In the ninth episode, Lorraine talks on the phone with someone she refers to as “Bill,” complaining that she can’t have someone killed. I assumed that was supposed to be William P. Barr, the former attorney general?

Yeah, she’s the biggest donor to the Federalist Society. One of the things that I was attempting in this season was basically not to tell a story about the poles of American life. All of the characters could be Republicans on some level. Dot and Wayne [David Rysdahl] might not be Trump voters, but they would vote for Romney. They’re sort of socially conservative. Lorraine is the Koch brothers billionaire class. Then Roy, obviously, is the sort of new alt-right, “Tiger King,” American Republican. I wanted to have the conversation within that sort of social dynamic, versus Republican-Democrat, liberal-conservative. All these people are satellites of the same planet, and yet they don’t seem to be speaking the same language.

Sam Spruell, left, plays Ole Munch, a character Hawley described as “a sort of elemental figure and an ancient character who can’t seem to die.”Credit…Michelle Faye/FX

I read an interview before this season started in which you said your interest in this world had been reinvigorated. Is that still the case?

I told FX that I thought this would be the last one, but I got halfway through and I just thought, Who am I kidding? It’s such a unique state of mind to tell a story. Under the auspices of telling a crime story, I can make something that champions decency, is also a sort of philosophical document, has as much suspense as you want. It wrestles with morality, and it can be extremely funny if you do it right. There aren’t a lot of other things that could carry that tone of voice and also allow me to honestly explore America and what it means to be an American — which is a subject that just gets more and more interesting, doesn’t it? I’m rooting for America. If I can tell these stories in which basically decent people prevail over the forces of cynicism and corruption, I’d be remiss if I if I didn’t tell as many of those as I could.

And you’re probably the first person who could make Jon Hamm seem completely repulsive.

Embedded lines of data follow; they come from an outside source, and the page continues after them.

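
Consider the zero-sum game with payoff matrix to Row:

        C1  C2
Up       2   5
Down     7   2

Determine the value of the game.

Row minima: Up → 2, Down → 2; maximin = 2.
Column maxima: C1 → 7, C2 → 5; minimax = 5.
2 ≠ 5, so there is no saddle point; optimal play is mixed.
Let Row play Up with probability p. Expected payoff against C1: 2p + 7(1−p) = −5p + 7; against C2: 5p + 2(1−p) = 3p + 2.
Setting these equal: −5p + 7 = 3p + 2 ⇒ −8p = -5 ⇒ p = 5/8, and the value is (-5)·(5/8) + 7 = 31/8.
For Column: with q = P(C1), equating Up's and Down's payoffs gives −3q + 5 = 5q + 2 ⇒ q = 3/8.

31/8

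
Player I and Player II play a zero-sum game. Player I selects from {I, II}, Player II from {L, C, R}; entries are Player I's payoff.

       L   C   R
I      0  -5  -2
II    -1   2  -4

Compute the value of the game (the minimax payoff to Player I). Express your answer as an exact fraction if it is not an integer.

-8/3

Row minima: I → -5, II → -4; maximin = -4.
Column maxima: L → 0, C → 2, R → -2; minimax = -2.
-4 ≠ -2, so there is no saddle point; optimal play is mixed.
L is strictly dominated by R (it gives Player I strictly more in every row), so Player II never plays it.
On the remaining 2×2 (I, II vs C, R):
Let Player I play I with probability p. Expected payoff against C: (-5)p + 2(1−p) = −7p + 2; against R: (-2)p + (-4)(1−p) = 2p − 4.
Setting these equal: −7p + 2 = 2p − 4 ⇒ −9p = -6 ⇒ p = 2/3, and the value is (-7)·(2/3) + 2 = -8/3.
For Player II: with q = P(C), equating I's and II's payoffs gives −3q − 2 = 6q − 4 ⇒ q = 2/9.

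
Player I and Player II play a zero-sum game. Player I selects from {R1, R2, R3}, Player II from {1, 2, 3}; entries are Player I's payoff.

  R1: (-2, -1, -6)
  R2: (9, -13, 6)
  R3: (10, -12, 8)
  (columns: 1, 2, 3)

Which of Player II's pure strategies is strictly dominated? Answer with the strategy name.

3 holds Player I's payoff strictly below 1 in every row: -6 < -2, 6 < 9, 8 < 10.
So 1 is strictly dominated for Player II.

1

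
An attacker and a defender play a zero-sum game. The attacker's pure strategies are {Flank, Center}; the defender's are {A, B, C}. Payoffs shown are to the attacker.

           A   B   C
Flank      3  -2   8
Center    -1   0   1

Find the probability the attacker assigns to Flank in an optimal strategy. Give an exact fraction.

1/6

Row minima: Flank → -2, Center → -1; maximin = -1.
Column maxima: A → 3, B → 0, C → 8; minimax = 0.
-1 ≠ 0, so there is no saddle point; optimal play is mixed.
C is strictly dominated by A (it gives the attacker strictly more in every row), so the defender never plays it.
On the remaining 2×2 (Flank, Center vs A, B):
Let the attacker play Flank with probability p. Expected payoff against A: 3p + (-1)(1−p) = 4p − 1; against B: (-2)p + 0(1−p) = −2p.
Setting these equal: 4p − 1 = −2p ⇒ 6p = 1 ⇒ p = 1/6, and the value is (4)·(1/6) − 1 = -1/3.
For the defender: with q = P(A), equating Flank's and Center's payoffs gives 5q − 2 = −q ⇒ q = 1/3.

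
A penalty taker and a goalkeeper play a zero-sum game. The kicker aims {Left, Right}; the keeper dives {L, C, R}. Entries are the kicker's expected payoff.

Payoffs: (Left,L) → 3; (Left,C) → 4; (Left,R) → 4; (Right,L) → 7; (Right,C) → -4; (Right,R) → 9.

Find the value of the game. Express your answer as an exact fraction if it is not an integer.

Row minima: Left → 3, Right → -4; maximin = 3.
Column maxima: L → 7, C → 4, R → 9; minimax = 4.
3 ≠ 4, so there is no saddle point; optimal play is mixed.
R is strictly dominated by L (it gives the kicker strictly more in every row), so the keeper never plays it.
On the remaining 2×2 (Left, Right vs L, C):
Let the kicker play Left with probability p. Expected payoff against L: 3p + 7(1−p) = −4p + 7; against C: 4p + (-4)(1−p) = 8p − 4.
Setting these equal: −4p + 7 = 8p − 4 ⇒ −12p = -11 ⇒ p = 11/12, and the value is (-4)·(11/12) + 7 = 10/3.
For the keeper: with q = P(L), equating Left's and Right's payoffs gives −q + 4 = 11q − 4 ⇒ q = 2/3.

10/3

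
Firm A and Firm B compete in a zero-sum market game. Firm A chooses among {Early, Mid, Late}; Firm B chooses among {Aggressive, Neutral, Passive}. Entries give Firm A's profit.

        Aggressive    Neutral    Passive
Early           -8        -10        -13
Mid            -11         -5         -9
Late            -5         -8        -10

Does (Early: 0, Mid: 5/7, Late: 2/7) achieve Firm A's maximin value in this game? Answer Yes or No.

Yes

Against Aggressive this mix gives (5/7)·(-11) + (2/7)·(-5) = -65/7.
Against Neutral this mix gives (5/7)·(-5) + (2/7)·(-8) = -41/7.
Against Passive this mix gives (5/7)·(-9) + (2/7)·(-10) = -65/7.
All of Firm B's active replies (Aggressive, Passive) yield -65/7, and no column does worse for Firm A. The mix makes Firm B indifferent and guarantees -65/7, so it is optimal.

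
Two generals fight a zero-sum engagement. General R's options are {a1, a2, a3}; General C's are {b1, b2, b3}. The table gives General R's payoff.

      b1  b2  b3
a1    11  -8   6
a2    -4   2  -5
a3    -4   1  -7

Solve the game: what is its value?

Row minima: a1 → -8, a2 → -5, a3 → -7; maximin = -5.
Column maxima: b1 → 11, b2 → 2, b3 → 6; minimax = 2.
-5 ≠ 2, so there is no saddle point; optimal play is mixed.
b1 is strictly dominated by b3 (it gives General R strictly more in every row), so General C never plays it.
With b1 eliminated, a3 is strictly dominated by a2 (a2 gives General R strictly more in every remaining column), so General R never plays it.
On the remaining 2×2 (a1, a2 vs b2, b3):
Let General R play a1 with probability p. Expected payoff against b2: (-8)p + 2(1−p) = −10p + 2; against b3: 6p + (-5)(1−p) = 11p − 5.
Setting these equal: −10p + 2 = 11p − 5 ⇒ −21p = -7 ⇒ p = 1/3, and the value is (-10)·(1/3) + 2 = -4/3.
For General C: with q = P(b2), equating a1's and a2's payoffs gives −14q + 6 = 7q − 5 ⇒ q = 11/21.

-4/3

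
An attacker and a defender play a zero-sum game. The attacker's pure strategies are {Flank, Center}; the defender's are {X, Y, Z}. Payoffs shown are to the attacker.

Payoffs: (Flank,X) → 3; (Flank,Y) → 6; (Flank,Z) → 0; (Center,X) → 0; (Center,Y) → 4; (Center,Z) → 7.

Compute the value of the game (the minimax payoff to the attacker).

21/10

Row minima: Flank → 0, Center → 0; maximin = 0.
Column maxima: X → 3, Y → 6, Z → 7; minimax = 3.
0 ≠ 3, so there is no saddle point; optimal play is mixed.
Y is strictly dominated by X (it gives the attacker strictly more in every row), so the defender never plays it.
On the remaining 2×2 (Flank, Center vs X, Z):
Let the attacker play Flank with probability p. Expected payoff against X: 3p + 0(1−p) = 3p; against Z: 0p + 7(1−p) = −7p + 7.
Setting these equal: 3p = −7p + 7 ⇒ 10p = 7 ⇒ p = 7/10, and the value is (3)·(7/10) = 21/10.
For the defender: with q = P(X), equating Flank's and Center's payoffs gives 3q = −7q + 7 ⇒ q = 7/10.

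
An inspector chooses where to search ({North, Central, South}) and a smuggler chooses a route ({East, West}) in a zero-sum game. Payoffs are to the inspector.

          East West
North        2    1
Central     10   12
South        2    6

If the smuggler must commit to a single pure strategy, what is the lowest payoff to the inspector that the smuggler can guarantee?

Column maxima: East → 10, West → 12.
The smallest of these is 10.

10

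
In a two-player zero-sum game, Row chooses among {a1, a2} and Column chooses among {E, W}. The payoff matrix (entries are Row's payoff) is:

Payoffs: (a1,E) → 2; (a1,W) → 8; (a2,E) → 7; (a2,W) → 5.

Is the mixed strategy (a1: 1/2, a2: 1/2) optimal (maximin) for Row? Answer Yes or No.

No

Against E this mix gives (1/2)·2 + (1/2)·7 = 9/2.
Against W this mix gives (1/2)·8 + (1/2)·5 = 13/2.
Column will play E, holding Row to 9/2. Shifting weight toward the row that does better against E would raise this floor (the equalizing mix achieves 23/4 against both E and W), so the proposed strategy is not optimal.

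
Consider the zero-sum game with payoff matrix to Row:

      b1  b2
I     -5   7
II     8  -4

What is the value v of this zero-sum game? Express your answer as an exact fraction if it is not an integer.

3/2

Row minima: I → -5, II → -4; maximin = -4.
Column maxima: b1 → 8, b2 → 7; minimax = 7.
-4 ≠ 7, so there is no saddle point; optimal play is mixed.
Let Row play I with probability p. Expected payoff against b1: (-5)p + 8(1−p) = −13p + 8; against b2: 7p + (-4)(1−p) = 11p − 4.
Setting these equal: −13p + 8 = 11p − 4 ⇒ −24p = -12 ⇒ p = 1/2, and the value is (-13)·(1/2) + 8 = 3/2.
For Column: with q = P(b1), equating I's and II's payoffs gives −12q + 7 = 12q − 4 ⇒ q = 11/24.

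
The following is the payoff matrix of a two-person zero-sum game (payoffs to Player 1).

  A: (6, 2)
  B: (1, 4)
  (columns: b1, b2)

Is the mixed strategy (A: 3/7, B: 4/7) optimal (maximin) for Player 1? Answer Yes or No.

Yes

Against b1 this mix gives (3/7)·6 + (4/7)·1 = 22/7.
Against b2 this mix gives (3/7)·2 + (4/7)·4 = 22/7.
All of Player 2's active replies (b1, b2) yield 22/7, and no column does worse for Player 1. The mix makes Player 2 indifferent and guarantees 22/7, so it is optimal.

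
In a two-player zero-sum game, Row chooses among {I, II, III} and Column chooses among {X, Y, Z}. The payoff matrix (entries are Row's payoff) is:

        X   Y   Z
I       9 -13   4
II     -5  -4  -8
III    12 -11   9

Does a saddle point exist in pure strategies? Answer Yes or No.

Row minima: I → -13, II → -8, III → -11; maximin = -8.
Column maxima: X → 12, Y → -4, Z → 9; minimax = -4.
-8 ≠ -4, so no pure-strategy equilibrium exists.

No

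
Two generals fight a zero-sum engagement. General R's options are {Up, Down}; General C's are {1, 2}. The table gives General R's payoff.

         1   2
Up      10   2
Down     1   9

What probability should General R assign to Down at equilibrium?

1/2

Row minima: Up → 2, Down → 1; maximin = 2.
Column maxima: 1 → 10, 2 → 9; minimax = 9.
2 ≠ 9, so there is no saddle point; optimal play is mixed.
Let General R play Up with probability p. Expected payoff against 1: 10p + 1(1−p) = 9p + 1; against 2: 2p + 9(1−p) = −7p + 9.
Setting these equal: 9p + 1 = −7p + 9 ⇒ 16p = 8 ⇒ p = 1/2, and the value is (9)·(1/2) + 1 = 11/2.
For General C: with q = P(1), equating Up's and Down's payoffs gives 8q + 2 = −8q + 9 ⇒ q = 7/16.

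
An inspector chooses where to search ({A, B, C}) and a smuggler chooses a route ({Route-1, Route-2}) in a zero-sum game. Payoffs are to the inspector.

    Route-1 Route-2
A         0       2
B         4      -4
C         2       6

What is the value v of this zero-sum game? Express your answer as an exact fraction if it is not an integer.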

He did that himself. He and I talked about that very early on: “This is the character that you’re going to have to dive into, and he’s not this Bible-thumping sheriff caricature of old.” He’s the nipple ring, Tiger King, sex trunk, abusive, moralizing — it’s such a strange psychology to be that narcissistic. He says early on to Munch, if a man is good, if his heart is in the right place, in his mind he cannot do wrong. And under that belief, he does so many awful things without ever admitting to himself or others that there’s anything wrong with them.

This is a guy who can who can shoot another man in the neck in the man’s own living room because the man beats his wife, which is something that he himself does. Then he can calmly explain how he’s going to get away with it while making the wife complicit in the lie. To create your own reality like that, it was a challenge that Jon really got inside of, and I think that evidence of his success is on the screen.